Trying a new food plan can be intimidating and frustrating. The food’s our ancestors ate were based on the seasons and the local crops. Today, we have access to many types of foods from all over the world at any hour of the day. This includes easy access to commercially processed foods and fast foods from grocery stores and restaurants that are open 24 hours per day. These foods are deliberately engineered to make you addicted to them by adding sugar, salt, fat, and food additives/chemicals. These foods can cause the over consumption of energy dense (high calorie, high fat, high sugar, low fiber foods).1 It is important to eat a wide variety of fruits and vegetables, whole grains, and limit intake of sugar, fried foods, and sodium. A healthy lifestyle should be focused on consuming whole foods (AKA real food, not processed foods!)
Here are a few pointers on how to keep on track with a whole foods based diet and stay motivated to reach your health goals:
Use a Menu Plan
Create a menu plan with your favorite meals. Keep it simple. Trying used a weekly theme with healthy versions of your family’s favorite recipes. There are many healthy recipes available on the EatingWell website (http://www.eatingwell.com/recipes/).
Rotate in new recipes each week. (Example Themes: Meatless Mondays, Taco/Tapas/Tortas Tuesdays, Wild Fish Wednesday, Tropical Thursday, Freezer Meal Friday, Stir Fry Saturday, and Soup and Salad Sunday.
Or use an online subscription based menu planner like: Real Plans or Prep Dish.
Shop for locally grown and seasonal foods at your local Farmers Market or join a Community Shared Agriculture program.
Use a Shopping Service
Using a shopping service helps you to keep to your shopping list and not be tempted by the foods you see in the store. This will also help to keep you on budget by reducing your impulse purchases. There are many services available now that let you add your groceries to a virtual shopping cart online. Then, depending on the service you are using, you can pick your grocery order up curbside at the store or the order can be delivered directly to your house, such as:
Have a Prep Day
Plan a day for your shopping whether it be in store or through a delivery or pickup service. Then, either the same day or the next day, do a weekly meal prep. Go ahead and chop of vegetables, make marinades and place meat in the marinade in a large zip lock bag, make freezer meals, prep crock pot/pressure cooker meals, bag snacks up into individual portion sizes, make and freeze any freezer meals for the week, pre-make mason jar salads, pre-make mason jar overnight oats, etc. This should take 2-3 hours at the most!
The goal of this is to reduce the amount of time spent prepping and cooking meals during the week. With the prep work done ahead of time, meals and snacks should be easy to prepare as needed throughout the week.

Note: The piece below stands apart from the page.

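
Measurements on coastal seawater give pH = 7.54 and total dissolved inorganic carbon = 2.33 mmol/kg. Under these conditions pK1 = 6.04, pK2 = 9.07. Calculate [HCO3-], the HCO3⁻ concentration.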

Eating 100% of your meals at home is unrealistic for most people. If you have to eat out at a restaurant or a fast food chain here are some ideas for staying on track with your whole foods based diet. Dine in restaurants typically offer a grilled fish or grilled chicken meal with steamed vegetables and a side salad or a deluxe grilled chicken salad with fruits and nuts. Choose these options over the classic fried foods or burger and fries. And don’t be afraid to ask for specifics! If the menu says it comes with french fries, ask them to substitute it for the veggie of the day.
Fast Food restaurants can also offer a limited variety of whole foods, though they do recognize the shift that the consumer wants healthier options. Panera - offers a large variety of soups and salads (but be sure to avoid the bakery, chips and sweetened drinks). Chipotle and Moe’s - offers ways to make your own meal, which includes a salad, with your choice of protein and additional veggies and some healthy fats, like avocado. The Calorie King Book is a great tool to keep on hand when eating out to know what healthy choices are available.
About the Author: Sam Tucker is a graduate of New York Chiropractic College with a Master's in Applied Clinical Nutrition. She has recently completed the required supervised hours to earn her CNS credential and is anxiously awaiting to hear the score from her CNS Exam. In addition to building her clinical practice, Sam lives in Kentucky with her husband and her children.
1. Contento I. Nutrition Education: Linking Research, Theory, and Practice. Jones and Bartlett Learning. Burlington, MA. C2016. Pg 9.